Dance Matters: Earth, Air, Water

September 26, 2011

Cloud Gate in
Water Stains on the Wall. Photo by LIU Chen-hsiang, Courtesy Cloud Gate.

 

 

Cloud Gate Dance Theatre tours the U.S. this month with Water Stains on the Wall, a work that is bound to conjure something like a dream state. The dancers perform on a tilted stage, looking like they are floating.


How do the Cloud Gate dancers maintain their serene and impossibly fluid style? At the Dublin Dance Festival, where the company appeared in May, director Lin Hwai-min had an answer: “In our floating balances, we get energy from the earth.” Part of the centering process involves putting your internal attention on a spot three fingers below the navel.

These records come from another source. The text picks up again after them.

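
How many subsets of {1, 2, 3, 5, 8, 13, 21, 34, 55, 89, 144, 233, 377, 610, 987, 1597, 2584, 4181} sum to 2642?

2642 = 2584+55+3 = 2584+55+2+1 = 2584+34+21+3 = 1597+987+55+3 = 2584+34+21+2+1 = … (28 more), for 33 in all.

33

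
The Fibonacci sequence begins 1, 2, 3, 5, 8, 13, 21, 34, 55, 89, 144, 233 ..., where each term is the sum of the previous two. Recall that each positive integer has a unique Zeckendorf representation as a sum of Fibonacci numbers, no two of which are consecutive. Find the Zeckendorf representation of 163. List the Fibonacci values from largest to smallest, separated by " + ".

Greedily peel off the largest Fibonacci term at each step:
take 144 (≤ 163); 163 − 144 = 19
take 13 (≤ 19); 19 − 13 = 6
take 5 (≤ 6); 6 − 5 = 1
take 1 (≤ 1); 1 − 1 = 0
So 163 = 144 + 13 + 5 + 1, with no two terms consecutive in the sequence.

144 + 13 + 5 + 1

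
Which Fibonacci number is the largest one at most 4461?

4181 ≤ 4461 < 6765, so the largest Fibonacci number not exceeding 4461 is 4181.

4181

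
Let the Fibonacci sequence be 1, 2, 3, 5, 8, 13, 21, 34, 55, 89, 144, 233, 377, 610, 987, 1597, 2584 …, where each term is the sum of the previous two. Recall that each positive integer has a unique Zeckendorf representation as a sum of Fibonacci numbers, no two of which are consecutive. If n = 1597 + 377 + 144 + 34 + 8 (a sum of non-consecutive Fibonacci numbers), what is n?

2160

1597 + 377 + 144 + 34 + 8 = 2160.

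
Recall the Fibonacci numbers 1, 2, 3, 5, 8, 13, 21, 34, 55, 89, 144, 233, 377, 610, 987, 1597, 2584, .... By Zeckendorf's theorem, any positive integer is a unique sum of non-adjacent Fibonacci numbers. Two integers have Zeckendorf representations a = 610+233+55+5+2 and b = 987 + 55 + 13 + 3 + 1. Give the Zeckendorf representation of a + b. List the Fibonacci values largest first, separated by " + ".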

In this way, says Hwai-min, you draw the audience in.  The director also pointed out that his choreography has an affinity with other Asian forms: “In tai chi, martial arts, and calligraphy, everything is circular, just as the earth spirals around the sun.”


Despite Hwai-min’s lofty ideas, he can be charmingly self-effacing. When asked if his dancers do ballet, he said, “We can never do it. Our legs are too short!” Good thing, because Cloud Gate has a whole other kind of elegance. The dancers can go from ominous to ethereal in a flourish of the hand or a circle of the ankle. The effect is one of sheer celestial beauty.


In Taiwan, where the group is based, they are wildly popular, commanding sold-out houses and having streets named after them. Now Cloud Gate returns to the U.S., where they are not a household name. See them at Carolina Performing Arts, Oct. 6–7; BAM’s Next Wave Festival, Oct. 12–15; Ann Arbor’s Power Center, Oct. 21–22; the Harris Theater in Chicago, Oct. 28–29; and San Antonio’s Lila Cockrell Theatre, Nov. 1.